Merz chez Trump

Agences et presse russes

Les dirigeants européens tentent d’empêcher un dégel des relations américano-russes ; la Russie pourrait jouer un rôle dans l’impasse des négociations nucléaires américano-iraniennes ; et Elon Musk s’est publiquement opposé à Donald Trump sur la politique fiscale et d’autres sujets. Ces événements ont fait la une des journaux russes vendredi.

L’Europe cherche à bloquer la normalisation des relations entre les États-Unis et la Russie

Les Européens cherchent à entraver la normalisation des relations russo-américaines, mais ces efforts sont largement inefficaces tant que la Russie et les États-Unis restent déterminés à faire avancer le processus, a déclaré à Izvestia le vice-président du Conseil de la Fédération, Konstantin Kosachev. Le chancelier allemand Friedrich Merz, qui a rencontré Donald Trump le 5 juin pour la première fois depuis son élection, a cherché à persuader Washington d’adopter une position plus ferme envers Moscou. À l’issue de la rencontre, le président américain a déclaré qu’il pourrait imposer des sanctions à la Russie et à l’Ukraine si elles ne parvenaient pas à un accord mutuel. Cependant, l’entretien téléphonique de Trump avec Vladimir Poutine le 4 juin a montré que Washington privilégie toujours la voie du dialogue.

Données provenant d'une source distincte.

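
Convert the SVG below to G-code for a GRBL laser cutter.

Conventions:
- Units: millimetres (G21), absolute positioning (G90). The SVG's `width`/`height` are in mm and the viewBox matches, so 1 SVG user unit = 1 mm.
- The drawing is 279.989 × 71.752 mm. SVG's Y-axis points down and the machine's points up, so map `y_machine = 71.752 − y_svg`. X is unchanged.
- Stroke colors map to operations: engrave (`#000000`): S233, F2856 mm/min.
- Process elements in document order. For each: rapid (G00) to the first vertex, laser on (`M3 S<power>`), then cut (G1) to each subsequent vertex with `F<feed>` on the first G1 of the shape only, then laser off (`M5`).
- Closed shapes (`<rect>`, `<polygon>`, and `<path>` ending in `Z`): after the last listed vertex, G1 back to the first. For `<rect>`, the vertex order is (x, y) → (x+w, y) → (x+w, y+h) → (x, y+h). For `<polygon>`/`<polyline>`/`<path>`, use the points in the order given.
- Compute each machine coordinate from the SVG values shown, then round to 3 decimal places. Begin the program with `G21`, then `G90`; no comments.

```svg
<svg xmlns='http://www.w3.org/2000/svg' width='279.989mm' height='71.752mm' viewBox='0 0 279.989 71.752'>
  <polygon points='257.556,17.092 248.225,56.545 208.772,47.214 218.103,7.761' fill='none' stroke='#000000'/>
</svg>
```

G21
G90
G00 X257.556 Y54.660
M3 S233
G1 X248.225 Y15.207 F2856
G1 X208.772 Y24.538
G1 X218.103 Y63.991
G1 X257.556 Y54.660
M5

viewBox `0 0 279.989 71.752` with mm width/height → 1 unit = 1 mm. Flip: y_m = 71.752 − y_svg.

**Shape 1** — `<polygon>` regular polygon, stroke `#000000` → engrave (S233, F2856). Machine vertices: (257.556,54.660) → (248.225,15.207) → (208.772,24.538) → (218.103,63.991) → (257.556,54.660). Closed: final G1 returns to the first vertex.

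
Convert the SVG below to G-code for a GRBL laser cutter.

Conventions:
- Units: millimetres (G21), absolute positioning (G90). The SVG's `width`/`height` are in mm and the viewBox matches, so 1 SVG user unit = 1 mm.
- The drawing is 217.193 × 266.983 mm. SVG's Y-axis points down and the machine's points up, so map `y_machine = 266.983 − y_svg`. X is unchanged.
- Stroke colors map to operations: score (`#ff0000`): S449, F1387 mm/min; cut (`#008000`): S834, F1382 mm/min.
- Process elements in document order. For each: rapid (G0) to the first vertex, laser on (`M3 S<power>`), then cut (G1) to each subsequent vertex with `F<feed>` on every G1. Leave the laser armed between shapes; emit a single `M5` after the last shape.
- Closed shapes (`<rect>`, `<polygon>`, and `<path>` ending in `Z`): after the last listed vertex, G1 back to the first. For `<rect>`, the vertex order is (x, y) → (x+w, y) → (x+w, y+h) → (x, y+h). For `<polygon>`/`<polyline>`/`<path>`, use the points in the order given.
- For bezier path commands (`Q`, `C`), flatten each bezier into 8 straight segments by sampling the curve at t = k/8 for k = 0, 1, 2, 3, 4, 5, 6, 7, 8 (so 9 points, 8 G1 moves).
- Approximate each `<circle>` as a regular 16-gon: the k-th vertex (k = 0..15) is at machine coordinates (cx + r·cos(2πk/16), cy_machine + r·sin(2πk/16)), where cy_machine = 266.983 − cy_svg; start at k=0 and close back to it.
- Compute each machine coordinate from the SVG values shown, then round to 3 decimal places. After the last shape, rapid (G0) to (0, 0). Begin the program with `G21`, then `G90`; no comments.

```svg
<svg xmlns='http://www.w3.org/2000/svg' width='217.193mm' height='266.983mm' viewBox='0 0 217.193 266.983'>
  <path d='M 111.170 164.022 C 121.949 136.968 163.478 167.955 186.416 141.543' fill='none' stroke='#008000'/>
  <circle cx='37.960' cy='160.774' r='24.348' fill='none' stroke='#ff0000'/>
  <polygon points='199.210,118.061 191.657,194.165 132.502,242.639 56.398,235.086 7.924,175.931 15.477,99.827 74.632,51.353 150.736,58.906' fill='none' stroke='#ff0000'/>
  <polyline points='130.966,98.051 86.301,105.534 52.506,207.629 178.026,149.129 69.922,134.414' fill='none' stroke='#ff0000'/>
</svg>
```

viewBox `0 0 217.193 266.983` with mm width/height → 1 unit = 1 mm. Flip: y_m = 266.983 − y_svg.

**Shape 1** — `<path>` cubic bezier, stroke `#008000` → cut (S834, F1382). Control points (SVG): P0=(111.170,164.022), P1=(121.949,136.968), P2=(163.478,167.955), P3=(186.416,141.543); sampled at t=k/8. Machine vertices: (111.170,102.961) → (116.557,110.611) → (124.249,114.173) → (133.667,114.998) → (144.233,114.441) → (155.370,113.854) → (166.498,114.590) → (177.039,118.001) → (186.416,125.440). Open path.

**Shape 2** — `<circle>` circle, stroke `#ff0000` → score (S449, F1387). Machine vertices: (62.308,106.209) → (60.455,115.527) → (55.177,123.426) → (47.278,128.704) → (37.960,130.557) → (28.642,128.704) → (20.743,123.426) → (15.465,115.527) → (13.612,106.209) → (15.465,96.891) → (20.743,88.992) → (28.642,83.714) → (37.960,81.861) → (47.278,83.714) → (55.177,88.992) → (60.455,96.891) → (62.308,106.209). Closed: final G1 returns to the first vertex.

**Shape 3** — `<polygon>` regular polygon, stroke `#ff0000` → score (S449, F1387). Machine vertices: (199.210,148.922) → (191.657,72.818) → (132.502,24.344) → (56.398,31.897) → (7.924,91.052) → (15.477,167.156) → (74.632,215.630) → (150.736,208.077) → (199.210,148.922). Closed: final G1 returns to the first vertex.

**Shape 4** — `<polyline>` open polyline, stroke `#ff0000` → score (S449, F1387). Machine vertices: (130.966,168.932) → (86.301,161.449) → (52.506,59.354) → (178.026,117.854) → (69.922,132.569). Open path.

G21
G90
G0 X111.170 Y102.961
M3 S834
G1 X116.557 Y110.611 F1382
G1 X124.249 Y114.173 F1382
G1 X133.667 Y114.998 F1382
G1 X144.233 Y114.441 F1382
G1 X155.370 Y113.854 F1382
G1 X166.498 Y114.590 F1382
G1 X177.039 Y118.001 F1382
G1 X186.416 Y125.440 F1382
G0 X62.308 Y106.209
M3 S449
G1 X60.455 Y115.527 F1387
G1 X55.177 Y123.426 F1387
G1 X47.278 Y128.704 F1387
G1 X37.960 Y130.557 F1387
G1 X28.642 Y128.704 F1387
G1 X20.743 Y123.426 F1387
G1 X15.465 Y115.527 F1387
G1 X13.612 Y106.209 F1387
G1 X15.465 Y96.891 F1387
G1 X20.743 Y88.992 F1387
G1 X28.642 Y83.714 F1387
G1 X37.960 Y81.861 F1387
G1 X47.278 Y83.714 F1387
G1 X55.177 Y88.992 F1387
G1 X60.455 Y96.891 F1387
G1 X62.308 Y106.209 F1387
G0 X199.210 Y148.922
M3 S449
G1 X191.657 Y72.818 F1387
G1 X132.502 Y24.344 F1387
G1 X56.398 Y31.897 F1387
G1 X7.924 Y91.052 F1387
G1 X15.477 Y167.156 F1387
G1 X74.632 Y215.630 F1387
G1 X150.736 Y208.077 F1387
G1 X199.210 Y148.922 F1387
G0 X130.966 Y168.932
M3 S449
G1 X86.301 Y161.449 F1387
G1 X52.506 Y59.354 F1387
G1 X178.026 Y117.854 F1387
G1 X69.922 Y132.569 F1387
M5
G0 X0.000 Y0.000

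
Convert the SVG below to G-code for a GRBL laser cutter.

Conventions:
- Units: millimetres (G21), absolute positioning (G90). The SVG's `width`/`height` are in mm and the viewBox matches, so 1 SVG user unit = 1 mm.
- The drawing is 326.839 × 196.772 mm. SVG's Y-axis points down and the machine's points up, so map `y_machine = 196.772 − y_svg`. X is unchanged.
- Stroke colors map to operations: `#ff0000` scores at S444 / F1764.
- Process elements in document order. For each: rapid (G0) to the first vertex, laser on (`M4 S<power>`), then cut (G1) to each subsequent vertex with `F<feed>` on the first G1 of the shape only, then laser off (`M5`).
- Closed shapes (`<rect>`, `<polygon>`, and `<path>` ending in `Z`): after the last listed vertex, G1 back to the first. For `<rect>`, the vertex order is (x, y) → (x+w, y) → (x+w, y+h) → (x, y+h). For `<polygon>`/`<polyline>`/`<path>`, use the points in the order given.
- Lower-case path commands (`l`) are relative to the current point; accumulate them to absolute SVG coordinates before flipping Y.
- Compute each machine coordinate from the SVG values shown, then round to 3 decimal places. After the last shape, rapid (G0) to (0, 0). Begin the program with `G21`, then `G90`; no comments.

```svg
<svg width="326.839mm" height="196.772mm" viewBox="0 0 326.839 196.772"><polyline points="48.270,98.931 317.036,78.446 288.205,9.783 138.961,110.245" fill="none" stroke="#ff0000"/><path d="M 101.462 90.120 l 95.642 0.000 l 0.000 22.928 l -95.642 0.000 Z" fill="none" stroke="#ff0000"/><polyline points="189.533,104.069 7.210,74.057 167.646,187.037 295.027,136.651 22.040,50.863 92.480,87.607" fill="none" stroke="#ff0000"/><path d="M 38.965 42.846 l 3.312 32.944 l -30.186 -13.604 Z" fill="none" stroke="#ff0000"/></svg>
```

1 u = 1 mm; y_m = 196.772 − y.

[1] `<polyline>` open polyline, #ff0000→score S444 F1764: (48.270,97.841) → (317.036,118.326) → (288.205,186.989) → (138.961,86.527)

[2] `<path>` rectangle, #ff0000→score S444 F1764: (101.462,106.652) → (197.104,106.652) → (197.104,83.724) → (101.462,83.724) → (101.462,106.652) (closed)

[3] `<polyline>` open polyline, #ff0000→score S444 F1764: (189.533,92.703) → (7.210,122.715) → (167.646,9.735) → (295.027,60.121) → (22.040,145.909) → (92.480,109.165)

[4] `<path>` regular polygon, #ff0000→score S444 F1764: (38.965,153.926) → (42.277,120.982) → (12.091,134.586) → (38.965,153.926) (closed)

G21
G90
G0 X48.270 Y97.841
M4 S444
G1 X317.036 Y118.326 F1764
G1 X288.205 Y186.989
G1 X138.961 Y86.527
M5
G0 X101.462 Y106.652
M4 S444
G1 X197.104 Y106.652 F1764
G1 X197.104 Y83.724
G1 X101.462 Y83.724
G1 X101.462 Y106.652
M5
G0 X189.533 Y92.703
M4 S444
G1 X7.210 Y122.715 F1764
G1 X167.646 Y9.735
G1 X295.027 Y60.121
G1 X22.040 Y145.909
G1 X92.480 Y109.165
M5
G0 X38.965 Y153.926
M4 S444
G1 X42.277 Y120.982 F1764
G1 X12.091 Y134.586
G1 X38.965 Y153.926
M5
G0 X0.000 Y0.000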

« Il ne fait aucun doute que les Européens tentent de perturber la normalisation des relations russo-américaines. L’efficacité de ces efforts ne dépendra pas des dirigeants européens, mais plutôt des dirigeants russes et américains », a déclaré Konstantin Kosachev à Izvestia.

Il est peu probable que l’Europe exerce une influence décisive sur l’orientation des relations russo-américaines en cours. Elle manque tout simplement du pouvoir et de la volonté politique nécessaires, a ajouté le vice-président du Conseil de la Fédération.

L’un des objectifs de la visite de Friedrich Merz était de montrer à Trump que les Européens souhaitent dialoguer avec lui sur un pied d’égalité, a déclaré à Izvestia l’analyste politique allemand Alexander Rahr. Cependant, il a ajouté qu’il est peu probable que Merz atteigne son objectif.

Le 4 juin, Donald Trump et Vladimir Poutine ont eu leur quatrième conversation téléphonique à ce jour, réaffirmant l’intention du dirigeant américain de rechercher des solutions plutôt qu’une escalade.

« Sur la base de leur conversation téléphonique, on peut déduire que, pour l’instant, Trump ne considère pas nécessaire de renforcer significativement les sanctions contre Moscou, et il n’est pas prêt à faire porter la seule responsabilité à la Russie, du moins pas unilatéralement, pour les difficultés apparues au cours du dialogue russo-ukrainien », a ajouté Andreï Kortounov.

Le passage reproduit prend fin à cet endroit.